Однако Сальватор не унимался, и каждый раз, как старик готовился с наслаждением выпить глоток вина, он как будто нарочно свертывал на какой-нибудь новый вопрос о Марианне. Наконец Капуцци не выдержал, яростно вскочил со стула, хлопнул бокалом по столу, так что чуть его не разбил, и закричал пронзительным голосом:
– Во имя самого дьявола и всех фурий, вы хотите отравить мне вкус этого вина! Кажется, и вы, и синьор Антонио, намерены поднять меня на смех! Но это вам не удастся! Извольте сейчас же заплатить мне причитающуюся сумму, которую должны, а затем пропадите ко всем чертям с вашим проклятым брадобреем Антонио!
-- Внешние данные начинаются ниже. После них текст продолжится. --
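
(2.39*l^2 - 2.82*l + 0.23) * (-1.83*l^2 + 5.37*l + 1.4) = -4.3737*l^4 + 17.9949*l^3 - 12.2183*l^2 - 2.7129*l + 0.322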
Сальватор, притворившись взбешенным, крикнул на весь дом:
– Как! Вы смеете говорить мне такие вещи здесь! в моем доме?! Десять золотых требуете вы за старый, никуда негодный ящик, изъеденный червями до того, что из него нельзя более извлечь ни одного звука? Ни полушки не выплачу я вам за дрянь, которая не стоит кваттрино! Убирайтесь вон вместе с вашим хламом! – и с этими словами Сальватор так сильно толкнул несчастный клавесин ногой, что струны издали жалобный, пронзительный звук.
– Ага! Вот как! – завопил Капуцци. – Ну так погодите же, в Риме еще есть законы! – я засажу вас в тюрьму! – да! да! в тюрьму! – в темное подземелье! – и, сказав это, хотел он опрометью броситься вон из комнаты.
Но Сальватор крепко схватил его обеими руками, заставил снова сесть в кресло и произнес сладким голосом на ухо:
– Любезный, дорогой синьор Капуцци! Ведь я пошутил! Неужели вы этого не поняли? Не десять, а тридцать дукатов получите вы за ваш клавесин!
После этого Сальватор стал беспрерывно повторять:
– Тридцать! тридцать золотых! – так что Капуцци, ошеломленный всем слышанным, невольно спросил:
– Что вы говорите, синьор? Тридцать дукатов за клавесин? без шутки?
При этом вопросе Сальватор выпустил старика, которого до того крепко держал за руки, и поспешил его заверить честным словом, что ранее чем пройдет какой-нибудь час, клавесин его будет стоить не тридцать, а даже сорок дукатов и что синьор Паскуале получит их за него наверно.
Капуцци, глубоко вздохнув, пробормотал:
– Тридцать? сорок? – и затем прибавил: – Вы очень обидели меня, синьор Сальватор!
– Тридцать золотых! – прошептал тот.
Старик улыбнулся.
– Вы растерзали мое сердце, – начал было он снова.
– Тридцать монет, – перебил Сальватор и затем стал повторять то же самое при каждом новом слове старика до тех пор, пока он не угомонился совсем.
– Если я точно, – сказал наконец Капуцци, – получу за свой клавесин тридцать или сорок дукатов, то все будет забыто и прощено.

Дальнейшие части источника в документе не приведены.